Os motoristas brasileiros sentiram um alívio no bolso durante o mês de maio. Segundo levantamento do Monitor de Preços de Combustíveis da Veloe, elaborado em parceria com a Fipe, o etanol hidratado foi o combustível que apresentou a maior redução de preço no período, com queda média de 5,6% em todo o país.
Com o recuo, o litro do etanol passou a custar, em média, R$ 4,488, interrompendo uma sequência de aumentos registrada nos meses anteriores e recuperando competitividade frente à gasolina em diversos estados.
O principal fator para a redução foi o avanço da safra 2026/27 de cana-de-açúcar, especialmente na região Centro-Sul, responsável pela maior parte da produção nacional. O aumento da oferta no mercado contribuiu diretamente para a queda dos preços nas bombas.
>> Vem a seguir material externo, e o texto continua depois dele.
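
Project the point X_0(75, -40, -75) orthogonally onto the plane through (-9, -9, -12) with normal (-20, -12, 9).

(15, -76, -48)

The perpendicular from X_0 has direction n = (-20, -12, 9): r = (75, -40, -75) + λ(-20, -12, 9).
Substitute into the plane: n·(X_0 + λn) = 180 gives -1695 + 625λ = 180, so λ = 3.
Foot = (75, -40, -75) + 3·(-20, -12, 9) = (15, -76, -48).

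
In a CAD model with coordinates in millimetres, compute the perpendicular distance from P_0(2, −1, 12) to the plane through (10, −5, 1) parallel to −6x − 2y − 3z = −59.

Parallel planes share the normal n = (−6, −2, −3); since (10, −5, 1) lies on the plane, its equation is −6x − 2y − 3z = -53.
Then n·(2, −1, 12) − (−53) = 7.
|n| = √(36 + 4 + 9) = 7, so the distance is |7|/7 = 1.

1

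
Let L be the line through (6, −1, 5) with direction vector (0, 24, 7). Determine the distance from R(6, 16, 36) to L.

25

Direction vector d = (0, 24, 7).
AP = (0, 17, 31), and AP × d = (−625, 0, 0).
|AP × d|² = 390625 and |d|² = 625, so the distance is √(390625/625) = √625 = 25.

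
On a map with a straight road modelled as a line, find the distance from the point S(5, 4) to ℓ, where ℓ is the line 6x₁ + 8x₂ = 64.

1/5

d = |6·5 + 8·4 − 64| / √(36 + 64) = |-2|/10 = 1/5.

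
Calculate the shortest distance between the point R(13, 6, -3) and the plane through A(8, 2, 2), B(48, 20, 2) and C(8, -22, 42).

1

AB = (40, 18, 0) and AC = (0, -24, 40), so a normal is n = AB × AC = (720, -1600, -960).
d = |720·13 + (-1600)·6 + (-960)·(-3) − 640| / √(518400 + 2560000 + 921600) = |2000| / 2000 = 1.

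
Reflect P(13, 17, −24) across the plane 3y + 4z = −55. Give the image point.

(13, 73/5, -136/5)

n = (0, 3, 4), |n|² = 25, n·P − (-55) = 10, so t = 10/25 = 2/5.
Foot F = P − (2/5)·n = (13, 79/5, −128/5); the reflection is 2F − P = (13, 73/5, −136/5).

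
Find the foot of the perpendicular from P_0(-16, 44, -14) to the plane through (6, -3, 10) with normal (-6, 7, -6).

The perpendicular from P_0 has direction n = (-6, 7, -6): r = (-16, 44, -14) + t(-6, 7, -6).
Substitute into the plane: n·(P_0 + tn) = -117 gives 488 + 121t = -117, so t = -5.
Foot = (-16, 44, -14) + (-5)·(-6, 7, -6) = (14, 9, 16).

(14, 9, 16)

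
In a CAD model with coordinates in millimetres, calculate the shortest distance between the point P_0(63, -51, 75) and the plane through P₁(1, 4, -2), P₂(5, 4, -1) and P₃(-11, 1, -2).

26√33/33

P₁P₂ = (4, 0, 1) and P₁P₃ = (-12, -3, 0), so a normal is n = P₁P₂ × P₁P₃ = (3, -12, -12).
d = |3·63 + (-12)·(-51) + (-12)·75 − (-21)| / √(9 + 144 + 144) = |-78| / (3√33) = 26√33/33.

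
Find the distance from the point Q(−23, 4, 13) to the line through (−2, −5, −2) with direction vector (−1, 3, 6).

3√37

Direction vector d = (−1, 3, 6).
AP = (−21, 9, 15); AP·d = 138, |AP|² = 747, |d|² = 46.
distance² = |AP|² − (AP·d)²/|d|² = 747 − 19044/46 = 333, so the distance is 3√37.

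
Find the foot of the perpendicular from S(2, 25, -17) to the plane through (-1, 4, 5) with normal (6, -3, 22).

The perpendicular from S has direction n = (6, -3, 22): r = (2, 25, -17) + λ(6, -3, 22).
Substitute into the plane: n·(S + λn) = 92 gives -437 + 529λ = 92, so λ = 1.
Foot = (2, 25, -17) + 1·(6, -3, 22) = (8, 22, 5).

(8, 22, 5)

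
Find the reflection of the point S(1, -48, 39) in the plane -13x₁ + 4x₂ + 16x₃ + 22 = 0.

With n = (-13, 4, 16), the signed offset is (n·S − (-22))/|n|² = 441/441 = 1.
S' = S − 2t·n = (1, -48, 39) − 2·(-13, 4, 16) = (27, -56, 7).

(27, -56, 7)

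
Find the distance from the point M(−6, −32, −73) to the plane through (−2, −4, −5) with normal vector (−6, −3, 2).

The plane has equation n·(r − (−2, −4, −5)) = 0, i.e. n·r = 14.
n = (−6, −3, 2); n·P − 14 = -28; |n| = 7; distance = 28/7 = 4.

4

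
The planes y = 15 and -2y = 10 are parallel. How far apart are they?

20

Divide the second equation by -2 to match normals: y = -5.
Both planes have normal n = (0, 1, 0), |n| = 1. Any point on the first plane is at distance |(-5) − 15|/|n| = 20/1 = 20 from the second.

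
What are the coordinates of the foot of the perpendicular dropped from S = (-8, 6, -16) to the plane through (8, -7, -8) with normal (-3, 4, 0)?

The perpendicular from S has direction n = (-3, 4, 0): r = (-8, 6, -16) + t(-3, 4, 0).
Substitute into the plane: n·(S + tn) = -52 gives 48 + 25t = -52, so t = -4.
Foot = (-8, 6, -16) + (-4)·(-3, 4, 0) = (4, -10, -16).

(4, -10, -16)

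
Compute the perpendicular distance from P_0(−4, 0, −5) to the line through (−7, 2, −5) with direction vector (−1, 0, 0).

Direction vector d = (−1, 0, 0).
AP = (3, −2, 0), and AP × d = (0, 0, −2).
|AP × d|² = 4 and |d|² = 1, so the distance is √4 = 2.

2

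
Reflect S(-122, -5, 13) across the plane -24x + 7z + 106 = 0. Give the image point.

(118, -5, -57)

With n = (-24, 0, 7), the signed offset is (n·S − (-106))/|n|² = 3125/625 = 5.
S' = S − 2t·n = (-122, -5, 13) − 10·(-24, 0, 7) = (118, -5, -57).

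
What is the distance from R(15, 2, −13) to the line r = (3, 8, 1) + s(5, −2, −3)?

Direction vector d = (5, −2, −3).
AP = (12, −6, −14), and AP × d = (−10, −34, 6).
|AP × d|² = 1292 and |d|² = 38, so the distance is √(1292/38) = √34.

√34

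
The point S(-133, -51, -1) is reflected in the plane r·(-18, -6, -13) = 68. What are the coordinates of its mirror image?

With n = (-18, -6, -13), the signed offset is (n·S − 68)/|n|² = 2645/529 = 5.
S' = S − 2t·n = (-133, -51, -1) − 10·(-18, -6, -13) = (47, 9, 129).

(47, 9, 129)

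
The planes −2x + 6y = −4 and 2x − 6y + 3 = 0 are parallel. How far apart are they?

Divide the second equation by -1 to match normals: −2x + 6y = 3.
With common normal n = (−2, 6, 0) (|n| = 2√10), the distance is |(-4) − 3|/|n| = 7/(2√10) = 7√10/20.

7/(2√10)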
Gasolina e diesel também ficaram mais baratos
Além do etanol, outros combustíveis também apresentaram retração em maio. Os dois tipos de diesel registraram queda média de 3,3%, enquanto a gasolina comum e a aditivada ficaram 1% mais baratas.
O único combustível que apresentou aumento foi o GNV (Gás Natural Veicular), com leve alta de 0,3% no período.
Distrito Federal lidera reduções
Entre as unidades da federação, o Distrito Federal registrou a maior queda no preço do etanol, com redução de 10%.
Na sequência aparecem:
- São Paulo: -7,2%
- Minas Gerais: -6,0%
- Paraná: -5,1%
- Mato Grosso: -4,9%
A proximidade dessas regiões com os principais polos produtores de cana-de-açúcar ajudou a acelerar o movimento de queda.
Diesel ainda acumula alta em 2026
Apesar do recuo registrado em maio, o diesel continua sendo o combustível que mais subiu de preço no acumulado de 2026, com valorização próxima de 17%.
O comportamento é atribuído às oscilações do mercado internacional de petróleo e às incertezas geopolíticas que continuam influenciando os custos da cadeia global de energia.
Peso do abastecimento é o menor desde 2017
Outro dado positivo apontado pela pesquisa é a redução do impacto dos combustíveis sobre a renda das famílias brasileiras.
No primeiro trimestre de 2026, abastecer um tanque de 55 litros com gasolina comprometeu, em média, 5,5% da renda domiciliar nacional. Nas capitais, esse percentual foi ainda menor, chegando a 3,7%.
Segundo o estudo, trata-se do menor nível registrado desde o início da série histórica, em 2017.